En otras palabras: aquí el problema no es la altitud, sino la combinación de exposición, desnivel corto y terreno seco. Y eso enlaza directamente con el momento del día y la época del año en que más conviene ir.
Cuándo ir para ver el paisaje en su mejor versión
Si tuviera que resumirlo en una sola regla, diría esto: el cerro se disfruta mucho más cuando el clima ayuda a mirar, no cuando obliga a aguantar. Primavera y otoño suelen ser las estaciones más equilibradas, y en verano yo evitaría las horas centrales salvo que quieras una experiencia muy breve y bien preparada.
El viento es otro factor que se suele subestimar. En Cabo de Gata puede ser agradable cuando refresca, pero también puede secarte, molestarte en la vista y hacer menos cómodo el tramo final de subida. Después de varios días de sol fuerte, la roca suelta y el polvo también se notan más de lo que parece en una foto.
- Mejor luz para paisaje y fotografía: primera hora y última hora del día.
- Mejor época para caminar sin agobio: primavera y otoño.
- Momento menos recomendable: mediodía de verano.
- Error habitual: confundir una salida costera con un paseo sin exigencia.
- Error muy común: no llevar agua suficiente para un terreno tan expuesto.
Si evitas esos fallos, la visita gana mucho. Y una vez ajustado el horario, ya solo queda pensar cómo encajarlo dentro de una escapada más amplia por Las Negras y el parque.
Una parada pequeña que explica mucho de Cabo de Gata
Para mí, esa es la verdadera virtud de este lugar: no hace falta que sea enorme para ser revelador. El Cerro Negro ayuda a entender por qué Las Negras tiene ese aire tan singular, por qué la orilla se ve diferente a otras playas del Mediterráneo y por qué el paisaje de Cabo de Gata resulta tan reconocible incluso a primera vista.
Si vas con poco tiempo, yo haría esto: paseo por el pueblo, borde de la bahía, observación de la roca oscura y, si el cuerpo acompaña, una subida corta o una caminata de dificultad media. Si dispones de más margen, puedes alargar la jornada hacia Cala San Pedro, pero solo si llegas con agua, experiencia y ganas reales de caminar.
- Visita breve: céntrate en la bahía y en el relieve cercano.

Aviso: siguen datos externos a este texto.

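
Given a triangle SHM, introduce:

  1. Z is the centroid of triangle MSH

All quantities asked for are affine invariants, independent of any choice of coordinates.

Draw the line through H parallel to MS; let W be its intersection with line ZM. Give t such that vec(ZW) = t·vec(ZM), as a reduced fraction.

Work in coordinates with S = (0, 0), H = (1, 0), M = (0, 1).
1. Z is the centroid of triangle MSH ⇒ Z = (1/3, 1/3)
through H parallel to MS: direction (0, -1); meets ZM at W = (1, -1)
W = Z + t·(M−Z) with t = -2

t = -2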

- Visita completa: combina el cerro con una ruta moderada y tiempo para fotos.
- Visita exigente: reserva la ruta larga solo si estás habituado a jornadas de varias horas.
Mi conclusión práctica es simple: no vayas a buscar una gran cumbre, ve a leer un paisaje. Cuando se visita así, Cerro Negro deja de ser un punto en el mapa y se convierte en la mejor explicación del carácter volcánico y marino de Las Negras.